There are many reasons for this disillusionment besides managed care. Physicians increasingly say they
have inadequate time to spend with patients. In some ways, medicine has become a victim of its own
success. Medical advances have transformed once terminal diseases - cancer, AIDS, congestive heart
failure - into complex chronic conditions that must be managed long term. Adding to the dissatisfaction
is that salaries under managed care have not kept pace with doctors’ expectations. The average
inflation-adjusted income of general practitioners has dropped about 13% between 1970 and 2010
despite a near doubling of the number of patients that doctors see per day. While patients today are
undoubtedly paying more for medical care, less and less of that money is actually going to the people
who provide that care.
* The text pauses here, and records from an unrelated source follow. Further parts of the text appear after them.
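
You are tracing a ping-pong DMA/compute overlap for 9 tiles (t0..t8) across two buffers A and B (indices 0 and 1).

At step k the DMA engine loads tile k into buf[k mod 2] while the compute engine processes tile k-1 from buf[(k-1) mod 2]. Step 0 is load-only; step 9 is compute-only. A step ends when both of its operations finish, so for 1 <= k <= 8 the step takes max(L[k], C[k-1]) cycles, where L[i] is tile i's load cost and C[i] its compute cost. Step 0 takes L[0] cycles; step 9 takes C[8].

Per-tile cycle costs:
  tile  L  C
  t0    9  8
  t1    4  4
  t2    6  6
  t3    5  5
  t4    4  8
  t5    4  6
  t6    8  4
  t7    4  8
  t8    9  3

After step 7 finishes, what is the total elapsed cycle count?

  0. 9=9c; end=9; A:t0 B:-
  1. max(4,8)=8c; end=17; A:t0 B:t1
  2. max(6,4)=6c; end=23; A:t2 B:t1
  3. max(5,6)=6c; end=29; A:t2 B:t3
  4. max(4,5)=5c; end=34; A:t4 B:t3
  5. max(4,8)=8c; end=42; A:t4 B:t5
  6. max(8,6)=8c; end=50; A:t6 B:t5
  7. max(4,4)=4c; end=54; A:t6 B:t7
  8. max(9,8)=9c; end=63; A:t8 B:t7
  9. 3=3c; end=66; A:t8 B:t7

end_cycle[7] = 54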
Other factors affecting doctor’s morale include a bloated payer bureaucracy; fear
of lawsuits; runaway malpractice liability premiums; and finally, the loss of professional autonomy that
has led many physicians to view themselves as pawns in a battle between insurers and the government.
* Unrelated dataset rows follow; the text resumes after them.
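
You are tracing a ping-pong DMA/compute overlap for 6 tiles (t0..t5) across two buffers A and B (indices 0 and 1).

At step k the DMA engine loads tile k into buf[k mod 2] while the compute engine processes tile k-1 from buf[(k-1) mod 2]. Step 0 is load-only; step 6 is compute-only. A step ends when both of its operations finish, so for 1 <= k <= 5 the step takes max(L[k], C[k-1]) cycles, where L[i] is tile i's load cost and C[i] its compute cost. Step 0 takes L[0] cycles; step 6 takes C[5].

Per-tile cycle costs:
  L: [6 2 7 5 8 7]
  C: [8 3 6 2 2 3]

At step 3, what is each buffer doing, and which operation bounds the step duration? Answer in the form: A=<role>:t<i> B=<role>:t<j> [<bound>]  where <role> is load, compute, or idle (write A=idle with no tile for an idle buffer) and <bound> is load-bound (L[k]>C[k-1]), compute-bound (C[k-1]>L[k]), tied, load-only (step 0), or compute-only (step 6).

step 3: A=compute:t2 B=load:t3 [compute-bound]

  0. 6=6c; end=6; A:t0 B:-
  1. max(2,8)=8c; end=14; A:t0 B:t1
  2. max(7,3)=7c; end=21; A:t2 B:t1
  3. max(5,6)=6c; end=27; A:t2 B:t3
  4. max(8,2)=8c; end=35; A:t4 B:t3
  5. max(7,2)=7c; end=42; A:t4 B:t5
  6. 3=3c; end=45; A:t4 B:t5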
The growing discontent has serious consequences for patients. One is a looming shortage of doctors. A
recent report projected a shortage of as many as 150,000 physicians by 2025, particularly in primary
care. Today, medical care is widely dispersed, leading to a weakening of personal relationships
between doctor and patient. In a given year, Medicare patients see on average two different primarycare physicians and five specialists. Perhaps the most serious downside, however, is that unhappy
doctor’s make for unhappy patients. Patients today are increasingly disenchanted with a medical system
that often seems indifferent to their needs.
There are big challenges for American medicine in the decade ahead. How can doctors take back the
reins of their profession? How can they rediscover their professional ethic and repair the doctor-patient
relationship? Dr. Jauhar believes answers to all these problems will involve doctors looking within
themselves, deciding what is most important to them, what they are willing to fight for, and what they
are willing to let go. Even unhappy doctors say the best part of their job is the human moments when
interacting with patients. If they don’t find these answers, American medicine is going to continue to
falter. Solutions to some of these problems will help restore American medicine, already technically the
most advanced, to its rightful place as the best in the world.